The next slide is a summary of the NuStar Permian assets.
Of importance, notice the above right portion of the slide showing strong continued growth from this basin through 2025. predictions almost double it from 2022.
Next, a slide with actual EBITDA from the Permian is included.
Again, of significant importance is that in the last quarter, EBITDA grew to $62 million. It will even be higher in the December quarter with rates expected at 600,000 b/d up from 580,000 b/d. We discuss this further later in the article.
Looking Further at Cash Flows
Next is a look at cash flows using numbers provided in the last 10-Q.
The chart shells out a variety of valuable information. From that table, we assembled a simpler table for estimating extra cash generation for the next four quarters, December 2022 through September 2023. Included in the table was a charge of $226 million incurred in November for purchasing 30% of the Preferred D shares. More on this repurchase later.
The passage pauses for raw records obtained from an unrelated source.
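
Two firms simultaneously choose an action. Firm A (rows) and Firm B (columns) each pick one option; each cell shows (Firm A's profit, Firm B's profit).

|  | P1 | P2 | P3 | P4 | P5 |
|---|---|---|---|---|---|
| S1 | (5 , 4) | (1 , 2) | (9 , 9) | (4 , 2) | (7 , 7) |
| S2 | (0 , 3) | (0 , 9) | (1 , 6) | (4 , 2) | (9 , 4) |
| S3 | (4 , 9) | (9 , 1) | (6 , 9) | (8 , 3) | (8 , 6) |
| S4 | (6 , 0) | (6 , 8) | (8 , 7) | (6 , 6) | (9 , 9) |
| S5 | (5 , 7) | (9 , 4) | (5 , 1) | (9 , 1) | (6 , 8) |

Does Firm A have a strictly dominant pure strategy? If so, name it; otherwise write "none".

none

S1 fails to dominate S2 at P4 (4=4).
S2 fails to dominate S1 at P1 (0<5).
S3 fails to dominate S1 at P1 (4<5).
S4 fails to dominate S1 at P3 (8<9).
S5 fails to dominate S1 at P1 (5=5).
No single strategy dominates all the others.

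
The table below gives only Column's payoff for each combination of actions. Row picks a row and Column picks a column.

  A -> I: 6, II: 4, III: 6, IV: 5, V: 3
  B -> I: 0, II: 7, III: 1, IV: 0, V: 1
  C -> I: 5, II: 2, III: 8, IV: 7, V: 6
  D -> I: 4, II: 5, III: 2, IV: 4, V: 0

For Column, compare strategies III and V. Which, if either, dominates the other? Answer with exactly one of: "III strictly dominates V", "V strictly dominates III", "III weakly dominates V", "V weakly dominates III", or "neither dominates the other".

III weakly dominates V

III's payoffs vs V's, by Row's action — A: 6>3, B: 1=1, C: 8>6, D: 2>0.
III is at least as good everywhere and strictly better somewhere (tied only at B), so III weakly but not strictly dominates V.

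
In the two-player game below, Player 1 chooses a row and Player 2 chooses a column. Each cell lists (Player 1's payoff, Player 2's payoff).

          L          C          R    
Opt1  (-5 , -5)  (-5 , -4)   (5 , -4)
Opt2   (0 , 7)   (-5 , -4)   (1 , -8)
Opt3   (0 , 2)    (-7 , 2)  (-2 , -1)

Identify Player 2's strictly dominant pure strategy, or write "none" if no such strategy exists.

L fails to dominate C at Opt1 (-5<-4).
C fails to dominate L at Opt2 (-4<7).
R fails to dominate L at Opt2 (-8<7).
No single strategy dominates all the others.

none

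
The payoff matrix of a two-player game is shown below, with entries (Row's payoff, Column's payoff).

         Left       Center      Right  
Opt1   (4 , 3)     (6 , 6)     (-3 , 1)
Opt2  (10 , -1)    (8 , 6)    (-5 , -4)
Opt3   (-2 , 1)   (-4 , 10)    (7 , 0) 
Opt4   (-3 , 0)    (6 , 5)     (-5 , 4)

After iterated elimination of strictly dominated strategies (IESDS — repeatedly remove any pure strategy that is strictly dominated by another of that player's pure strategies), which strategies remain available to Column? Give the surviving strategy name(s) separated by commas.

Center

Column's strategy Left is strictly dominated by Center (Opt1: 6>3, Opt2: 6>-1, Opt3: 10>1, Opt4: 5>0) and is removed.
Column Right is eliminated: Center beats it against every remaining row (Opt1: 6>1, Opt2: 6>-4, Opt3: 10>0, Opt4: 5>4).
For Row, Opt2 strictly dominates Opt1 on the remaining columns (Center: 8>6); eliminate Opt1.
Row's strategy Opt3 is strictly dominated by Opt2 (Center: 8>-4) and is removed.
For Row, Opt2 strictly dominates Opt4 on the remaining columns (Center: 8>6); eliminate Opt4.
Among the remaining strategies, none is strictly dominated by another pure strategy of the same player, so the elimination stops.
Surviving strategies — Row: {Opt2}; Column: {Center}.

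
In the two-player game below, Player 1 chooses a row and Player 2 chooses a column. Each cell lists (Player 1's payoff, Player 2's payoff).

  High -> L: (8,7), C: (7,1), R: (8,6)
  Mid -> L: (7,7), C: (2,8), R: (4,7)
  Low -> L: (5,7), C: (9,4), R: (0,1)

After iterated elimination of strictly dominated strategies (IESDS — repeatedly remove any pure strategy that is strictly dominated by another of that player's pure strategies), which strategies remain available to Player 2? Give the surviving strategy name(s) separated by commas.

L

Row Mid is eliminated: High beats it against every remaining column (L: 8>7, C: 7>2, R: 8>4).
Column C is eliminated: L beats it against every remaining row (High: 7>1, Low: 7>4).
Player 1's strategy Low is strictly dominated by High (L: 8>5, R: 8>0) and is removed.
For Player 2, L strictly dominates R on the remaining rows (High: 7>6); eliminate R.
Among the remaining strategies, none is strictly dominated by another pure strategy of the same player, so the elimination stops.
Surviving strategies — Player 1: {High}; Player 2: {L}.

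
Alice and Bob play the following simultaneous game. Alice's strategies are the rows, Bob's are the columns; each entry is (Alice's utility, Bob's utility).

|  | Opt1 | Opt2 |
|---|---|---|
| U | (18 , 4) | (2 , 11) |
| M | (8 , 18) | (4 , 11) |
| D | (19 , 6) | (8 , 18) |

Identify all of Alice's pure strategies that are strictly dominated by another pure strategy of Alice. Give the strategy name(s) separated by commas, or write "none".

D strictly dominates U — Opt1: 19>18, Opt2: 8>2.
D strictly dominates M — Opt1: 19>8, Opt2: 8>4.
Nothing dominates D: U at Opt1 (19>18); M at Opt1 (19>8).

U, M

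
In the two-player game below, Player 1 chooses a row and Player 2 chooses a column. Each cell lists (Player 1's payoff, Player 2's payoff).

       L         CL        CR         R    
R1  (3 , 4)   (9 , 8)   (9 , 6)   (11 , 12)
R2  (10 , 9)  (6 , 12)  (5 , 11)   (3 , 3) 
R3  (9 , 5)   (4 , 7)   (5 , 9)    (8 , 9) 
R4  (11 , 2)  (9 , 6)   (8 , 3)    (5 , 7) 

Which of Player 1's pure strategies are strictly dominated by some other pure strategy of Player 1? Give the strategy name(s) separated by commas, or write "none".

Nothing dominates R1: R2 at CL (9>6); R3 at CL (9>4); R4 at CL (9=9).
R2: dominated, since R4 does at least as well everywhere (L: 11>10, CL: 9>6, CR: 8>5, R: 5>3).
Nothing dominates R3: R1 at L (9>3); R2 at CR (5=5); R4 at R (8>5).
Nothing dominates R4: R1 at L (11>3); R2 at L (11>10); R3 at L (11>9).

R2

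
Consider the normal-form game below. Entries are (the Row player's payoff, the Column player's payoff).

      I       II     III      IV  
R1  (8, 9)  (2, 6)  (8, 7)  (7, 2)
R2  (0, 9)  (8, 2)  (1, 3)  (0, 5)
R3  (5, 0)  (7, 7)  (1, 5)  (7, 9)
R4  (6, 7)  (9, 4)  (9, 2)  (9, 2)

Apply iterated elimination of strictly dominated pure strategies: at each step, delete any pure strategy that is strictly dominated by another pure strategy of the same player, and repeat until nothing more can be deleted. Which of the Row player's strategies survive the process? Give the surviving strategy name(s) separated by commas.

Row R2 is eliminated: R4 beats it against every remaining column (I: 6>0, II: 9>8, III: 9>1, IV: 9>0).
Row R3 is eliminated: R4 beats it against every remaining column (I: 6>5, II: 9>7, III: 9>1, IV: 9>7).
For the Column player, I strictly dominates II on the remaining rows (R1: 9>6, R4: 7>4); eliminate II.
The Column player's strategy III is strictly dominated by I (R1: 9>7, R4: 7>2) and is removed.
Column IV is eliminated: I beats it against every remaining row (R1: 9>2, R4: 7>2).
The Row player's strategy R4 is strictly dominated by R1 (I: 8>6) and is removed.
Among the remaining strategies, none is strictly dominated by another pure strategy of the same player, so the elimination stops.
Surviving strategies — the Row player: {R1}; the Column player: {I}.

R1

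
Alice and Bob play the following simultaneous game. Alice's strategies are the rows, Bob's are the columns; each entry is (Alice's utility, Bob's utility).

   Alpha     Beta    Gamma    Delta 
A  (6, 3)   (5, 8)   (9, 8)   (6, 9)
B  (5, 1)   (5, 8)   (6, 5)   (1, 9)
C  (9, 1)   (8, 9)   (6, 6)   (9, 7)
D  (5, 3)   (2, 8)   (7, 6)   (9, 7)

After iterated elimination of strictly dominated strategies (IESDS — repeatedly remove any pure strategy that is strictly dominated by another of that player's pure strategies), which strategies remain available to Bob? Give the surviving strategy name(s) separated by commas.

Beta

For Bob, Beta strictly dominates Alpha on the remaining rows (A: 8>3, B: 8>1, C: 9>1, D: 8>3); eliminate Alpha.
Column Gamma is eliminated: Delta beats it against every remaining row (A: 9>8, B: 9>5, C: 7>6, D: 7>6).
Row A is eliminated: C beats it against every remaining column (Beta: 8>5, Delta: 9>6).
Row B is eliminated: C beats it against every remaining column (Beta: 8>5, Delta: 9>1).
Column Delta is eliminated: Beta beats it against every remaining row (C: 9>7, D: 8>7).
Alice's strategy D is strictly dominated by C (Beta: 8>2) and is removed.
Among the remaining strategies, none is strictly dominated by another pure strategy of the same player, so the elimination stops.
Surviving strategies — Alice: {C}; Bob: {Beta}.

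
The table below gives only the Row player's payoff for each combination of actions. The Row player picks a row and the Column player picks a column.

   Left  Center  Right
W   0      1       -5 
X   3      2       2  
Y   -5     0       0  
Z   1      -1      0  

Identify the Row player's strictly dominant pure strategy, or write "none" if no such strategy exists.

X

X vs W: Left: 3>0, Center: 2>1, Right: 2>-5.
X vs Y: Left: 3>-5, Center: 2>0, Right: 2>0.
X vs Z: Left: 3>1, Center: 2>-1, Right: 2>0.
X strictly beats every other strategy against every opponent action, so it is strictly dominant.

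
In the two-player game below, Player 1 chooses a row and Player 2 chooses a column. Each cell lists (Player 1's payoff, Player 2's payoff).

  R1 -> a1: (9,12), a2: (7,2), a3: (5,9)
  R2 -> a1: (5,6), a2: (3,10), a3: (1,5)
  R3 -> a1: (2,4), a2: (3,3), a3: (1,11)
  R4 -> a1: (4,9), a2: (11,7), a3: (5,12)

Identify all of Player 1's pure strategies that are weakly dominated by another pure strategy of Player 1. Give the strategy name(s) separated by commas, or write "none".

Nothing dominates R1: R2 at a1 (9>5); R3 at a1 (9>2); R4 at a1 (9>4).
R2: dominated, since R1 does at least as well everywhere (a1: 9>5, a2: 7>3, a3: 5>1).
R1 weakly dominates R3 — a1: 9>2, a2: 7>3, a3: 5>1.
R4 is not dominated — it holds its own against R1 at a2 (11>7); R2 at a2 (11>3); R3 at a1 (4>2).

R2, R3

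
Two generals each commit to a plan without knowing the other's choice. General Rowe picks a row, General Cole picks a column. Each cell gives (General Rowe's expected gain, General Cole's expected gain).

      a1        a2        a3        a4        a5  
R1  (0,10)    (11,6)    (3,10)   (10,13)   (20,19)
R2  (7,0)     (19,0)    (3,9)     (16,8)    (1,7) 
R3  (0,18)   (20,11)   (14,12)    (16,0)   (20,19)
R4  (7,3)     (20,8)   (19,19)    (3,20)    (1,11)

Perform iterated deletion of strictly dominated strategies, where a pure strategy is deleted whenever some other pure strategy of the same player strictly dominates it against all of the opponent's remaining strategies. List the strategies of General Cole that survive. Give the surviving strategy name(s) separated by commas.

a3, a4, a5

General Cole's strategy a1 is strictly dominated by a5 (R1: 19>10, R2: 7>0, R3: 19>18, R4: 11>3) and is removed.
Column a2 is eliminated: a3 beats it against every remaining row (R1: 10>6, R2: 9>0, R3: 12>11, R4: 19>8).
Among the remaining strategies, none is strictly dominated by another pure strategy of the same player, so the elimination stops.
Surviving strategies — General Rowe: {R1, R2, R3, R4}; General Cole: {a3, a4, a5}.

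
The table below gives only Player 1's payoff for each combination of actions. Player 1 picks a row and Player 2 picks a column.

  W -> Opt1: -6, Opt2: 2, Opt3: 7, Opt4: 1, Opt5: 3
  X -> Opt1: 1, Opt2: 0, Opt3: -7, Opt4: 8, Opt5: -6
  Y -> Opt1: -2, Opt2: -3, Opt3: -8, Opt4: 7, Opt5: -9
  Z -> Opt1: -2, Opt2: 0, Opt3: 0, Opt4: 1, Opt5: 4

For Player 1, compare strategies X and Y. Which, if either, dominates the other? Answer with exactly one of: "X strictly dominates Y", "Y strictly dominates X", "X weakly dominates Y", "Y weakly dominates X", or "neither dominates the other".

X strictly dominates Y

X's payoffs vs Y's, by Player 2's action — Opt1: 1>-2, Opt2: 0>-3, Opt3: -7>-8, Opt4: 8>7, Opt5: -6>-9.
Every comparison favours X, so X strictly dominates Y.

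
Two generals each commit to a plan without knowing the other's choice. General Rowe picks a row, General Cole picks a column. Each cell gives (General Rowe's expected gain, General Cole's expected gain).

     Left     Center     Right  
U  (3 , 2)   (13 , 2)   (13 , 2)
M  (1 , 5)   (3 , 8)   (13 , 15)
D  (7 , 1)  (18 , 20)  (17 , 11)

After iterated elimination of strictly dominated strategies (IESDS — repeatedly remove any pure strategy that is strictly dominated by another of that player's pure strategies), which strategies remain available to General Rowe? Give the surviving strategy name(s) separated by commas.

Row U is eliminated: D beats it against every remaining column (Left: 7>3, Center: 18>13, Right: 17>13).
For General Rowe, D strictly dominates M on the remaining columns (Left: 7>1, Center: 18>3, Right: 17>13); eliminate M.
Column Left is eliminated: Center beats it against every remaining row (D: 20>1).
For General Cole, Center strictly dominates Right on the remaining rows (D: 20>11); eliminate Right.
Among the remaining strategies, none is strictly dominated by another pure strategy of the same player, so the elimination stops.
Surviving strategies — General Rowe: {D}; General Cole: {Center}.

D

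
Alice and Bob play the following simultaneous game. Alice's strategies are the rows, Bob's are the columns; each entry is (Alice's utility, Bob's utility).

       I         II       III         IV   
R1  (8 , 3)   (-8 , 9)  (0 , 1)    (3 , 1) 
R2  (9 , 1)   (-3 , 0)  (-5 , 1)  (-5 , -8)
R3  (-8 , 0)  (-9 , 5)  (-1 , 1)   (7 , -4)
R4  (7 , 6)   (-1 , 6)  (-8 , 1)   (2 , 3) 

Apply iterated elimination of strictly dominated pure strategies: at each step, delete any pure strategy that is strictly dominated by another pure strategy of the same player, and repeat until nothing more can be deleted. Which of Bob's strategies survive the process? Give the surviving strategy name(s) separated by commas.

For Bob, I strictly dominates IV on the remaining rows (R1: 3>1, R2: 1>-8, R3: 0>-4, R4: 6>3); eliminate IV.
Row R3 is eliminated: R1 beats it against every remaining column (I: 8>-8, II: -8>-9, III: 0>-1).
Among the remaining strategies, none is strictly dominated by another pure strategy of the same player, so the elimination stops.
Surviving strategies — Alice: {R1, R2, R4}; Bob: {I, II, III}.

I, II, III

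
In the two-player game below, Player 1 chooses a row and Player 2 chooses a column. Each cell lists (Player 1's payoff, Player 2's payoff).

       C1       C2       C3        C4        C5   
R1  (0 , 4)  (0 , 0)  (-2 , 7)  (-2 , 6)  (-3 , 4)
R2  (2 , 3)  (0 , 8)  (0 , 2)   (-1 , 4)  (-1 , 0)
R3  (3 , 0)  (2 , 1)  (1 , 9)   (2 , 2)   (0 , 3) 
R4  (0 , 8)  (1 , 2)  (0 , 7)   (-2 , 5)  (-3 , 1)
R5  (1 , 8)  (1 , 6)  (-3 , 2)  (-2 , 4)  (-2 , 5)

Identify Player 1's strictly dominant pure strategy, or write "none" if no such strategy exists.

R3

R3 vs R1: C1: 3>0, C2: 2>0, C3: 1>-2, C4: 2>-2, C5: 0>-3.
R3 vs R2: C1: 3>2, C2: 2>0, C3: 1>0, C4: 2>-1, C5: 0>-1.
R3 vs R4: C1: 3>0, C2: 2>1, C3: 1>0, C4: 2>-2, C5: 0>-3.
R3 vs R5: C1: 3>1, C2: 2>1, C3: 1>-3, C4: 2>-2, C5: 0>-2.
R3 strictly beats every other strategy against every opponent action, so it is strictly dominant.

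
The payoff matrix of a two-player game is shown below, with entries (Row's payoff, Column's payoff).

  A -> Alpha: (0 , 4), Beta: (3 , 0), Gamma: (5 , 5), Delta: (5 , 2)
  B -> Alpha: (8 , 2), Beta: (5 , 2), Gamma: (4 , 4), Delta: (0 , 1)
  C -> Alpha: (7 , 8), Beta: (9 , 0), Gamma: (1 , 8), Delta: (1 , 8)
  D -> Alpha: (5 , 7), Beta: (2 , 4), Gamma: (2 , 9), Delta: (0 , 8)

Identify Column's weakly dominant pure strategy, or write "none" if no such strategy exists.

Gamma vs Alpha: A: 5>4, B: 4>2, C: 8=8, D: 9>7.
Gamma vs Beta: A: 5>0, B: 4>2, C: 8>0, D: 9>4.
Gamma vs Delta: A: 5>2, B: 4>1, C: 8=8, D: 9>8.
Gamma is at least as good as every other strategy against every opponent action, so it is weakly dominant.

Gamma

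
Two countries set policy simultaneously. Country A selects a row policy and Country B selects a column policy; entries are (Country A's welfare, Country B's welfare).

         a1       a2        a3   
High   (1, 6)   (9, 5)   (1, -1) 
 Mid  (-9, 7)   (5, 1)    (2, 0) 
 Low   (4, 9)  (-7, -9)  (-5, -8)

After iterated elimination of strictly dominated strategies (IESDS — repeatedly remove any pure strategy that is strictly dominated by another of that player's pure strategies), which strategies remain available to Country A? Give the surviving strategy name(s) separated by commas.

Country B's strategy a2 is strictly dominated by a1 (High: 6>5, Mid: 7>1, Low: 9>-9) and is removed.
Country B's strategy a3 is strictly dominated by a1 (High: 6>-1, Mid: 7>0, Low: 9>-8) and is removed.
Row High is eliminated: Low beats it against every remaining column (a1: 4>1).
Country A's strategy Mid is strictly dominated by Low (a1: 4>-9) and is removed.
Among the remaining strategies, none is strictly dominated by another pure strategy of the same player, so the elimination stops.
Surviving strategies — Country A: {Low}; Country B: {a1}.

Low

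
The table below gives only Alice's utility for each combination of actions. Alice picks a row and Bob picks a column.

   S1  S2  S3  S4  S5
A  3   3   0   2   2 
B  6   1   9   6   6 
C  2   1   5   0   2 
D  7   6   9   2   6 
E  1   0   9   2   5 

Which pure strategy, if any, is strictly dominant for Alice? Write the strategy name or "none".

A fails to dominate B at S1 (3<6).
B fails to dominate A at S2 (1<3).
C fails to dominate A at S1 (2<3).
D fails to dominate A at S4 (2=2).
E fails to dominate A at S1 (1<3).
No single strategy dominates all the others.

none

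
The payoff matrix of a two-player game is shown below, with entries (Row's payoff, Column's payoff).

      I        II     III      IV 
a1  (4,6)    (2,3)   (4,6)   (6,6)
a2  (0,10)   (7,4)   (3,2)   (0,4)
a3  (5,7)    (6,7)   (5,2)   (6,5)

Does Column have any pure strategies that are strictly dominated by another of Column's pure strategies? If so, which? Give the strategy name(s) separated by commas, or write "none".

Nothing dominates I: II at a1 (6>3); III at a1 (6=6); IV at a1 (6=6).
II: no other strategy beats it everywhere (I at a3 (7=7); III at a2 (4>2); IV at a2 (4=4)).
Nothing dominates III: I at a1 (6=6); II at a1 (6>3); IV at a1 (6=6).
Nothing dominates IV: I at a1 (6=6); II at a1 (6>3); III at a1 (6=6).

none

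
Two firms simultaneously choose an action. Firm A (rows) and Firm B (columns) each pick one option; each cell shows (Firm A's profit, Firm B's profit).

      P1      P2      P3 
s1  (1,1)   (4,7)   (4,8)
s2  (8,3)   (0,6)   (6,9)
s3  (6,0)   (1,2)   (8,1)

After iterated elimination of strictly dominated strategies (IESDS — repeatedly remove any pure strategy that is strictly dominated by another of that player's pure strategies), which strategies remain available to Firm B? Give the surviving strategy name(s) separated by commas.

For Firm B, P2 strictly dominates P1 on the remaining rows (s1: 7>1, s2: 6>3, s3: 2>0); eliminate P1.
For Firm A, s3 strictly dominates s2 on the remaining columns (P2: 1>0, P3: 8>6); eliminate s2.
Among the remaining strategies, none is strictly dominated by another pure strategy of the same player, so the elimination stops.
Surviving strategies — Firm A: {s1, s3}; Firm B: {P2, P3}.

P2, P3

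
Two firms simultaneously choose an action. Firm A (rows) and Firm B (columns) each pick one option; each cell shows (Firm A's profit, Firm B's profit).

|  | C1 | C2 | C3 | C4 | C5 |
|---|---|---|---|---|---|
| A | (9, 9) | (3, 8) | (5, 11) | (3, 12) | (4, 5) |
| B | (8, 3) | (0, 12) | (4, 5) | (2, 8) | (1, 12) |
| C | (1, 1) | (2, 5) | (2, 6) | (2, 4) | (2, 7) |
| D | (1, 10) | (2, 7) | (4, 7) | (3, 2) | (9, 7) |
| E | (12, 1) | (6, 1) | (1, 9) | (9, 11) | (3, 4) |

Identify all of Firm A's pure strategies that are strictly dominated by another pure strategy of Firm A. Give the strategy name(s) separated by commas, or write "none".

Nothing dominates A: B at C1 (9>8); C at C1 (9>1); D at C1 (9>1); E at C3 (5>1).
B: dominated, since A does at least as well everywhere (C1: 9>8, C2: 3>0, C3: 5>4, C4: 3>2, C5: 4>1).
A strictly dominates C — C1: 9>1, C2: 3>2, C3: 5>2, C4: 3>2, C5: 4>2.
D is not dominated — it holds its own against A at C4 (3=3); B at C2 (2>0); C at C1 (1=1); E at C3 (4>1).
E: no other strategy beats it everywhere (A at C1 (12>9); B at C1 (12>8); C at C1 (12>1); D at C1 (12>1)).

B, C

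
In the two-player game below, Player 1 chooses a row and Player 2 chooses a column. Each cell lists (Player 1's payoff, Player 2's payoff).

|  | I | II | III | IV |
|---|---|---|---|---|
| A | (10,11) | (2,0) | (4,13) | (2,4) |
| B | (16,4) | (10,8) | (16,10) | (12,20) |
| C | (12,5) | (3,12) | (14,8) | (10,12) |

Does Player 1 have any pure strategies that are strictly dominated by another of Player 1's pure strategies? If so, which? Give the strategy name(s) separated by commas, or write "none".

A, C

A: dominated, since B does at least as well everywhere (I: 16>10, II: 10>2, III: 16>4, IV: 12>2).
B is not dominated — it holds its own against A at I (16>10); C at I (16>12).
C: dominated, since B does at least as well everywhere (I: 16>12, II: 10>3, III: 16>14, IV: 12>10).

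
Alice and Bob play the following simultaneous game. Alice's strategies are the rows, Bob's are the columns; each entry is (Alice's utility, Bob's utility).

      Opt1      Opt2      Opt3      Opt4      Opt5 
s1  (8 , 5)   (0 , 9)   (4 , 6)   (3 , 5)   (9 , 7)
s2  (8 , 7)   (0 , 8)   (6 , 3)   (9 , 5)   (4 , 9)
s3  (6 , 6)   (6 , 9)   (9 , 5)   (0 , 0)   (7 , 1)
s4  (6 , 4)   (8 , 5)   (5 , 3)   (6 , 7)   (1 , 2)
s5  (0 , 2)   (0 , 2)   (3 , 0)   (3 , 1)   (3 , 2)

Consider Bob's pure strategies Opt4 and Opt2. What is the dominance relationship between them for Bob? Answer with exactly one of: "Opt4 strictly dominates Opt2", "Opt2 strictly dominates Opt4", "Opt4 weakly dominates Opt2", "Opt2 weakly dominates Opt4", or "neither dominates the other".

Opt4's payoffs vs Opt2's, by Alice's action — s1: 5<9, s2: 5<8, s3: 0<9, s4: 7>5, s5: 1<2.
Opt4 does better at s4 but worse at s1, s2, s3, s5; neither strategy dominates the other.

neither dominates the other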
Cash Evaluation (Millions) | Three Qrds | Full Year * |
Cash Generated | $415 | $550 |
Distribution Plus | $230 | $310 |
Difference | $230 | |
Purchased Debt (Preferred D) | $226 |
* Ratio’d 4/3 tiimes
The company needs cash growth, approximately $100 million, for capital expenditures to remain cash flow neutral. Apparently, management expects growth from Permian Basin with an estimate for the 4th quarter of 600 MB/day, above the 580 in the 3rd quarter. Adding the last few quarters in EBIDTA from the Permian using the above slide yields $210 million. At 600,000 entering into 2023, a simple ratio approach yields $260 million or $50 million above last year. In an addition, repurchasing 30% lowers interest payments from $65 million to $45 million a savings of approximately $20 million. Other minor growth, including expected continued improvement from the lucrative basin should provide NuStar with approximately $70 – $80 million in cash for capital.
It is tight, but over the next four quarters, NuStar should generate enough cash to pay down the Preferred D debt incurred leaving $70 – $80 million plus for capital. When investors consider the other portions of the business summarized above, it seems more than plausible that NuStar should remain cash flow neutral internally. Remember that management still continues its internal evaluation for cash flow savings saving having already identified $100 million thus far, $50 million being from capital in 2023. A reduction of $50 million in 2023 might equal the reduction needed for 2023 spending to drop near $80 million. Investors will have to wait and see at the year end report. Some of the savings comes from the Permian, with 2022 spending creating tentacles now being filled in from the producers. Also, the leverage now slightly exceeds 4 with the exit of 2022. Total debt at face value equals $3.32 billion.
A Brightly Shining Star
As stated above, the company put itself in position to begin early the repurchase of D shares. The target is now 2024 to complete the purchase moved up almost two years. The next slide summarizes the transaction.
The company formally announced the transaction:
On November 16, 2022, NuStar Energy L.P., a Delaware limited partnership (the “Company”), entered into a purchase agreement with EIG Nova Equity Aggregator, L.P. and a purchase agreement with FS Energy and Power Fund (collectively, the “Purchase Agreements”), pursuant to which the Company agreed to purchase an aggregate of 6,900,000 units of its Series D Cumulative Convertible Preferred Units (the “Units”), at a price per Unit of $32.73, or an aggregate purchase price of approximately $226 million. The transactions contemplated by the Purchase Agreements closed on November 22, 2022, and the Company funded the transactions using borrowings under its unsecured revolving credit agreement.
With the D share repurchase underway and what appears to be the needed cash to extinguish the purchase within twelve months, NuStar finances just improved significantly. At $775 plus million EBITDA estimated for the next four quarters, leverage based on face value decreases to near 4.1. Once paid off, the leverage once again falls to less than 3.9.
Charts, Always Charts
Next, included is a weekly chart for NuStar generated using TradeStation Securities software.
Of most importance for investors is that, thus far, the lows are higher in the $15 range, significantly above the $13s prior. We moved our short call options to $17.5 from $15 to compensate for what we believe will be a higher range going forward. NuStar pays $1.60 a year in distributions. We believe that a forward range might be between $15 and $18 to $20. With improving financials, lower payouts for preferred shares, the price range also stands to continue improving. We don’t see any change yet in distribution for at least two more years, but the ability for management to accelerate the process will improve and investors will likely drive the price range higher.
Risk/Reward
Risks do abound much in today’s financial environment. A recession both in the world and in the United States stands as almost a certainty. But management discussed the shortage already in place in the general energy markets. NuStar will see significant inflation adjustments in its contracts through the higher level of inflation already in the market place. Another risk, government’s interference into the fossil fuel business still exists with this Administration’s unfortunate distaste for fossil energy. Also, once the D shares are purchased, the company faces a major refinancing of $600 million in 2025. See slide 28 in the latest presentation. Yet, the company’s management plans, especially in recent years, are working itself through the difficult period.
We can’t see a scenario outside of a worldwide shutdown such as in 2020 that could derail NuStar Energy L.P.’s progress. NuStar’s finances jumped a major huddle. We are continuing to hold our investment and may add small margins in the future.